Latter-day Islamists such as Al Shabab in Somalia have learned these lessons well as they seek to galvanize the Somali population behind them for a united and greater Somalia including Ethiopia’s Ogaden, Djibouti and North-Western Kenya. Al Shabab’s approach however only served to isolate it and ensure that an Islamist Greater Somalia under Al Shabab leadership will never materialize. Its strict Salafist interpretation of Islam went against the Sufi practices of the majority of Somalis[9]. With the desecration of tombs of revered ancestors from which lineages and clans take their identity, soon Al Shabab had to fight against the Sufi-oriented Ahlu Sunna wa Jama who was allied to both the Mogadishu government and Ethiopia. Indeed, fearful of Al Shabab dreams of a greater Somalia, neighbouring countries have not only acted to thwart Al Shabab but also to promote a balkanized Somalia. Currently, and despite the rhetorical support of the international community for the regime in Mogadishu, there are at least 20 mini-states in Somalia supported by various neighbouring states[10].

Moreover, whilst trying to project itself as a Muslim vanguard party, Al Shabab has failed to overcome its own clan demons – drawing most of its fighters from the Hawiye clan[11]. This has only served to exacerbate clan tensions within Al-Shabab. Given Al Shabab’s alliance with Al Qaeda and the resultant influx of foreign fighters within Al Shabab ranks, it has also served to introduce tensions between Somali nationalism and Islamist internationalism.

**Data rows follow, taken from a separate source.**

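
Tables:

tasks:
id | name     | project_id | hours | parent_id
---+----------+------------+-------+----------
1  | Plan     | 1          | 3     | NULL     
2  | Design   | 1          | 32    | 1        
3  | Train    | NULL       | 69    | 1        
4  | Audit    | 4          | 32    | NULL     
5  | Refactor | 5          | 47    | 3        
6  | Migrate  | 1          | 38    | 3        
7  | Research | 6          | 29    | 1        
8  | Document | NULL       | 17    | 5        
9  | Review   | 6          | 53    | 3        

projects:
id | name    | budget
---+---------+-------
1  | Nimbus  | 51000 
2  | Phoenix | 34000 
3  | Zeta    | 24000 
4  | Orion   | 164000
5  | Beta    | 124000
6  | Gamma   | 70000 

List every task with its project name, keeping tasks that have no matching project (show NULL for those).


LEFT JOIN keeps every row from tasks (the left table); where project_id has no match in projects, the project columns become NULL. Walk through each task:
  - task 1 (Plan): project_id=1 -> matches Nimbus
  - task 2 (Design): project_id=1 -> matches Nimbus
  - task 3 (Train): project_id=NULL, no match -> kept with NULL
  - task 4 (Audit): project_id=4 -> matches Orion
  - task 5 (Refactor): project_id=5 -> matches Beta
  - task 6 (Migrate): project_id=1 -> matches Nimbus
  - task 7 (Research): project_id=6 -> matches Gamma
  - task 8 (Document): project_id=NULL, no match -> kept with NULL
  - task 9 (Review): project_id=6 -> matches Gamma
All 9 rows appear; 2 have NULL project.

SQL:
SELECT a.name, b.name AS project
FROM tasks a
LEFT JOIN projects b ON a.project_id = b.id

Result:
name     | project
---------+--------
Plan     | Nimbus 
Design   | Nimbus 
Train    | NULL   
Audit    | Orion  
Refactor | Beta   
Migrate  | Nimbus 
Research | Gamma  
Document | NULL   
Review   | Gamma  


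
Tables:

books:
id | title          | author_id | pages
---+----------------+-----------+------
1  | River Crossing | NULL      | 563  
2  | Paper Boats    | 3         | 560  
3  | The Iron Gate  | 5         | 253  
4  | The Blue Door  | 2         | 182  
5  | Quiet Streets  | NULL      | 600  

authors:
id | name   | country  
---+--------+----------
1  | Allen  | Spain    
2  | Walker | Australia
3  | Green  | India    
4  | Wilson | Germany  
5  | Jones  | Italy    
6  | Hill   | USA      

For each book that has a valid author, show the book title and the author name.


INNER JOIN keeps only books rows whose author_id matches an id in authors. Walk through each book:
  - book 1 (River Crossing): author_id=NULL, no match -> dropped
  - book 2 (Paper Boats): author_id=3 -> matches Green
  - book 3 (The Iron Gate): author_id=5 -> matches Jones
  - book 4 (The Blue Door): author_id=2 -> matches Walker
  - book 5 (Quiet Streets): author_id=NULL, no match -> dropped
So 2 of 5 rows are dropped.

SQL:
SELECT a.title, b.name AS author
FROM books a
INNER JOIN authors b ON a.author_id = b.id

Result:
title         | author
--------------+-------
Paper Boats   | Green 
The Iron Gate | Jones 
The Blue Door | Walker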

No small wonder then, that Al Shabab finds itself on its back foot in Somalia.

 


[i] Hussein Solomon is Senior Professor in the Department of Political Studies and Governance at the University of the Free State and is also a Senior Research Associate of RIMA.

[1] I.M. Lewis. A Modern History of Somalia: Nation and State in the Horn of Africa. Longman Group Limited. 1980. London, p. 6.

[2] Ibid., pp. 9-10.

[3] Ibid., p. 11.

[4] Mary Harper. Getting Somalia Wrong? Faith, War and Hope in a Shattered State. Zed Books. 2012. London, p. 11.

[5]Lewis, op.cit., p. 15.

[6] Barnaby Rogerson. The Heirs of the Prophet Muhammad And the Roots of the Sunni-Shia Schism. Abacus, 2006. London, p. 141.

[7] Lewis, op.cit., p. 25.

[8] Harper, op.cit., p. Xi.

[9] Ken Menkhaus. “Political Islam in Somalia,” Middle East Policy, Vol. 9 No. 1, March 2002, p. 110.

[10] Hussein Solomon. “The Changing Nature of the Terrorist Threat in Africa,” Journal of African Union Studies, Vol. 1, Issue 1, 2012, p. 95.

[11] Ioannis Mantzikos. “Somali and Yemen: The Links between Terrorism and State Failure,” Digest of Middle East Studies. Vol. 20, No. 2, Fall 2011, p. 249.